QoS and service level monitoring has always presented a challenge for telecommunications companies. With the increase in uptake of IP voice and video services, the vast data volumes generated, and the lack of an end to end view, make monitoring the service experience in real-time increasingly difficult.

Real-time QoS Monitoring

In this blog I’m looking at the core building blocks of a real-time IP service monitoring solution by using a much simplified view of a real-time application.┬áDiagram 1 illustrates the basic problem – how to monitor an IP service when the end to end view is only possible by piecing together large volumes of events from many different sources – the core network provider’s network, the home network and the cable modem, and the service providers platforms.

In SQLstream we capture each event stream in real-time. Applications are built as streaming pipelines – unlike a traditional database solution, where event data must first be stored and then processed, SQLstream streams the data through processing views, capturing, combining, filtering, aggregating and applying analytics to the events streams, without having to store the data. ┬áThis enables real-time operational intelligence with extremely high volume performance with very low latency.

The first views in the pipeline capture the data streams. A declaration for an external data feed is shown below, the real-time MyEvent stream, where source of events is the external system agent or integration adapter.

CREATE OR REPLACE STREAM MyEvent
( "eventName" VARCHAR(10),
  "eventSeq" BIGINT,
  "eventVal1" INTEGER,
  "eventVal2" SMALLINT,
  "eventVal3" BIGINT )
DESCRIPTION 'source of events';

The raw MyEvent data is first filtered, searching for the events of interest. As illustrated in the code example below, these initial views tend to be as simple as possible in order to maximize reuse – the simplest being a SELECT STREAM * FROM WHERE statement. Streams can be combined, grouped or joined in a single view, or a single view provided per stream, or both.
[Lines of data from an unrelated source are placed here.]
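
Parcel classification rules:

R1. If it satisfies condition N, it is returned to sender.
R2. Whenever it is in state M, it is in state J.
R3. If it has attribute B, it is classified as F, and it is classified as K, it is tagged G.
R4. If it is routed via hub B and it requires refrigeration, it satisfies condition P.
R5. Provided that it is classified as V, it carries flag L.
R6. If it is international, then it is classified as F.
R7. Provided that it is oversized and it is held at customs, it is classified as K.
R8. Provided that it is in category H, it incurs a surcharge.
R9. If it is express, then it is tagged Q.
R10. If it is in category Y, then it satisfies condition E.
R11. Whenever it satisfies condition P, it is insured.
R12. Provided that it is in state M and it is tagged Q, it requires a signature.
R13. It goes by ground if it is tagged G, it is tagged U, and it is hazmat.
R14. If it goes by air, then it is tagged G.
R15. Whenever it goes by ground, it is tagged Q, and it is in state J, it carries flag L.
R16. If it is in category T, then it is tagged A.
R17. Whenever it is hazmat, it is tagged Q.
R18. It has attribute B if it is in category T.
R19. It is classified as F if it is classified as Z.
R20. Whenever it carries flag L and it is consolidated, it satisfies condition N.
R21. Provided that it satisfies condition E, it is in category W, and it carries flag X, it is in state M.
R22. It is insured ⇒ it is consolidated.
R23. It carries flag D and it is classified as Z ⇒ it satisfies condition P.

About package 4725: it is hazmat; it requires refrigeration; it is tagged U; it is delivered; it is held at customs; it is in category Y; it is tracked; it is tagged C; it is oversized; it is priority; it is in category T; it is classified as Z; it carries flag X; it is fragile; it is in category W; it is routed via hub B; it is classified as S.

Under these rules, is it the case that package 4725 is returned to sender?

By R4 (it is routed via hub B, it requires refrigeration): it satisfies condition P.
By R7 (it is oversized, it is held at customs): it is classified as K.
By R10 (it is in category Y): it satisfies condition E.
By R11 (it satisfies condition P): it is insured.
By R17 (it is hazmat): it is tagged Q.
By R18 (it is in category T): it has attribute B.
By R19 (it is classified as Z): it is classified as F.
By R21 (it satisfies condition E, it is in category W, it carries flag X): it is in state M.
By R22 (it is insured): it is consolidated.
By R2 (it is in state M): it is in state J.
By R3 (it has attribute B, it is classified as F, it is classified as K): it is tagged G.
By R13 (it is tagged G, it is tagged U, it is hazmat): it goes by ground.
By R15 (it goes by ground, it is tagged Q, it is in state J): it carries flag L.
By R20 (it carries flag L, it is consolidated): it satisfies condition N.
By R1 (it satisfies condition N): it is returned to sender.

Yes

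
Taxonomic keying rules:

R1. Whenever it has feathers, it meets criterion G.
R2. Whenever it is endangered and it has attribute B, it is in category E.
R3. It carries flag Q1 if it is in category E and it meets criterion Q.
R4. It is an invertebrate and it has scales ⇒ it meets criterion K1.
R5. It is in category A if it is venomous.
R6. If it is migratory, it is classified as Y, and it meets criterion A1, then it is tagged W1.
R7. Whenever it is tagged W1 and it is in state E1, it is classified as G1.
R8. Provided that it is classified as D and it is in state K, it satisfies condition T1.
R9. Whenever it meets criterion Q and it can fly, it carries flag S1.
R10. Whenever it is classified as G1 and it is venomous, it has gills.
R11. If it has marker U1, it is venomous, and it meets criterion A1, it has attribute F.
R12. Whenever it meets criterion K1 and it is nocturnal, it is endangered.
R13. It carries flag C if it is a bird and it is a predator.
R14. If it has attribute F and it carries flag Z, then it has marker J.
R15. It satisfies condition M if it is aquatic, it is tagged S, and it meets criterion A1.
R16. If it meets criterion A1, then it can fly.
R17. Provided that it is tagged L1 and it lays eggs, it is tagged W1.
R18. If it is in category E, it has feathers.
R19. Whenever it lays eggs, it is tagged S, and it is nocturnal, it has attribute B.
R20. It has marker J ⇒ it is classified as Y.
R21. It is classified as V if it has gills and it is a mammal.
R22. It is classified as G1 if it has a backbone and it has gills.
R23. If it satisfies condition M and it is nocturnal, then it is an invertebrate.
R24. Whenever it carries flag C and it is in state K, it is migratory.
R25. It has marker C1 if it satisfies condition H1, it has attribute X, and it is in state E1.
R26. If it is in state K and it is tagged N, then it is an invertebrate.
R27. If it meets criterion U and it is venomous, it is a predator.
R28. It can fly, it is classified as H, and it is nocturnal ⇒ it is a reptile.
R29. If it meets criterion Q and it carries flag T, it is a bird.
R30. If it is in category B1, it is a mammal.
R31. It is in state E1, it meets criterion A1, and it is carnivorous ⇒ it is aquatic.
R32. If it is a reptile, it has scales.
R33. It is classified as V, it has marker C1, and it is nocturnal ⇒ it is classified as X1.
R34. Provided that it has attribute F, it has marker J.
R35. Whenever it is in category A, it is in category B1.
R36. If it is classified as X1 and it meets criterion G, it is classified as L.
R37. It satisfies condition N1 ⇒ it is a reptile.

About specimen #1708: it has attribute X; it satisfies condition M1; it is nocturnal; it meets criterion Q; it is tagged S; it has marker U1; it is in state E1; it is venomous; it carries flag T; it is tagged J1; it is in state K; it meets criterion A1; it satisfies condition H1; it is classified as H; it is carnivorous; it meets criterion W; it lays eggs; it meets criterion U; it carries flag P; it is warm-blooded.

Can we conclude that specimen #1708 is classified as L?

Yes

By R5 (it is venomous): it is in category A.
By R11 (it has marker U1, it is venomous, it meets criterion A1): it has attribute F.
By R16 (it meets criterion A1): it can fly.
By R19 (it lays eggs, it is tagged S, it is nocturnal): it has attribute B.
By R25 (it satisfies condition H1, it has attribute X, it is in state E1): it has marker C1.
By R27 (it meets criterion U, it is venomous): it is a predator.
By R28 (it can fly, it is classified as H, it is nocturnal): it is a reptile.
By R29 (it meets criterion Q, it carries flag T): it is a bird.
By R31 (it is in state E1, it meets criterion A1, it is carnivorous): it is aquatic.
By R32 (it is a reptile): it has scales.
By R34 (it has attribute F): it has marker J.
By R35 (it is in category A): it is in category B1.
By R13 (it is a bird, it is a predator): it carries flag C.
By R15 (it is aquatic, it is tagged S, it meets criterion A1): it satisfies condition M.
By R20 (it has marker J): it is classified as Y.
By R23 (it satisfies condition M, it is nocturnal): it is an invertebrate.
By R24 (it carries flag C, it is in state K): it is migratory.
By R30 (it is in category B1): it is a mammal.
By R4 (it is an invertebrate, it has scales): it meets criterion K1.
By R6 (it is migratory, it is classified as Y, it meets criterion A1): it is tagged W1.
By R7 (it is tagged W1, it is in state E1): it is classified as G1.
By R10 (it is classified as G1, it is venomous): it has gills.
By R12 (it meets criterion K1, it is nocturnal): it is endangered.
By R21 (it has gills, it is a mammal): it is classified as V.
By R33 (it is classified as V, it has marker C1, it is nocturnal): it is classified as X1.
By R2 (it is endangered, it has attribute B): it is in category E.
By R18 (it is in category E): it has feathers.
By R1 (it has feathers): it meets criterion G.
By R36 (it is classified as X1, it meets criterion G): it is classified as L.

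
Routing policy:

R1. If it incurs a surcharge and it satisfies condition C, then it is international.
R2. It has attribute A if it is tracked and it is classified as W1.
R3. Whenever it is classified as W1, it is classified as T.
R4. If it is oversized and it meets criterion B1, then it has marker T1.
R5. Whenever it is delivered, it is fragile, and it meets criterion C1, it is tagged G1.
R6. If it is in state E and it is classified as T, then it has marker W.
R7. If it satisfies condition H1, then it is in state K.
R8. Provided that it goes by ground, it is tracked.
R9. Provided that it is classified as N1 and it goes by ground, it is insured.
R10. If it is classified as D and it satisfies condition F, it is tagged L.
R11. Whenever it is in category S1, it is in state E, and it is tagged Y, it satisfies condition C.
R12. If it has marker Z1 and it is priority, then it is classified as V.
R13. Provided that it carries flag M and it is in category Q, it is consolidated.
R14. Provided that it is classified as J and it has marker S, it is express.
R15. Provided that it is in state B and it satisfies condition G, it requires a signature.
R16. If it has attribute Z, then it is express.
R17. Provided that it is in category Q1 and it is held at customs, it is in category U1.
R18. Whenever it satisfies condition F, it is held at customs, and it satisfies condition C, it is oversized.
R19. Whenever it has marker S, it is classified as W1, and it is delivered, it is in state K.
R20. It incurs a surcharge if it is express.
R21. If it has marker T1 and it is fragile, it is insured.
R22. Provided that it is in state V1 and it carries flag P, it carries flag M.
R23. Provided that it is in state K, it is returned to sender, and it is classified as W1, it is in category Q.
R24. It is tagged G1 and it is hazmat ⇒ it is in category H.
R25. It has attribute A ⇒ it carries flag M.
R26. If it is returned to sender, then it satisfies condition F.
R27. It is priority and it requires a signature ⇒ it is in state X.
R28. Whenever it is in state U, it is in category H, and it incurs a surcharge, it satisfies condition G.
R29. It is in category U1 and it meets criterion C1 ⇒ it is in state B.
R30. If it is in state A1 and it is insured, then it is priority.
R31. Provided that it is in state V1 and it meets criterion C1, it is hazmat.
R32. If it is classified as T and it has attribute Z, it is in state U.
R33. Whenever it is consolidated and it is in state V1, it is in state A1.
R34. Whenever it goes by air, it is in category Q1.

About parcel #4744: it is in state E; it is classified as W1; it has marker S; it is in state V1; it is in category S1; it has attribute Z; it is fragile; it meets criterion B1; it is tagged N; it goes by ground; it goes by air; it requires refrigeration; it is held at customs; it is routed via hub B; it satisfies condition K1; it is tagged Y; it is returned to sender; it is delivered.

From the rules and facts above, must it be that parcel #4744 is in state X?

Forward chaining from the given facts derives: is classified as T, has marker W, is tracked, satisfies condition C, is express, is in state K, incurs a surcharge, is in category Q, satisfies condition F, is in state U, is in category Q1, is international, has attribute A, is in category U1, is oversized, carries flag M, has marker T1, is consolidated, is insured, is in state A1, is priority.
The only rule concluding "it is in state X" is R27, which needs "it requires a signature"; that is never established.

No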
CREATE OR REPLACE VIEW RawEvents 
    AS SELECT STREAM * FROM MyEvent 
WHERE "eventName" = 'RawEvent';

Diagram 2 illustrates the concept of the streaming data pipeline, using a simplified example for exception detection. The SQL view illustrated above is the Stream Capture #1 view in the diagram. The use case is built on a real world example, raising an exception if a number of events of a particular type or value are detected within a specified time window.

Real-time Stream Processing Pipeline

The second view in the pipeline, Stream Processor #1, is shown below. In this example the view is responsible for the basic processing of the stream, counting the number of events that occur within a time window, in this case 180 seconds.

CREATE OR REPLACE VIEW CountedEvents AS 
SELECT STREAM *, 
   COUNT("eventName") OVER win AS "eventCount",
   FIRST_VALUE(RE.ROWTIME) 
          OVER win AS "firstEventTime",
   FIRST_VALUE("eventSeq") 
          OVER win AS "firstEventSeq" 
FROM RawEvents 
   AS RE WINDOW win 
   AS (RANGE INTERVAL '180' SECOND(3) PRECEDING);

The final stage in this particular processing pipeline is the detection of the alert.

CREATE OR REPLACE VIEW FlagTriggerEvents 
    AS SELECT STREAM *, 
    "eventCount" >= 3 AS "alert" 
FROM CountedEvents;

It would of course be possible to include all processing in a single view. However, maximizing reuse of views is a major consideration when building a stream processing application. The example is to illustrate how a pipeline can be constructed, where each view can have any number of consumers. For example, any number of Rule views can read from the Stream Processor #1 view, and any number of views can read directly from the stream capture view.

The application includes significantly more sophisticated integrations, features and analytics than illustrated here. For example:

  • Multiple rules
  • Recording and forwarding the events responsible for the generation of the alerts
  • Detect escalation
  • Detect clearance events
  • Join with alert history to identify exceptional events that deviate significantly from historical norms

These use cases are important components of a complete solution, and I’ll be providing examples in subsequent blogs, explaining how these have been implemented.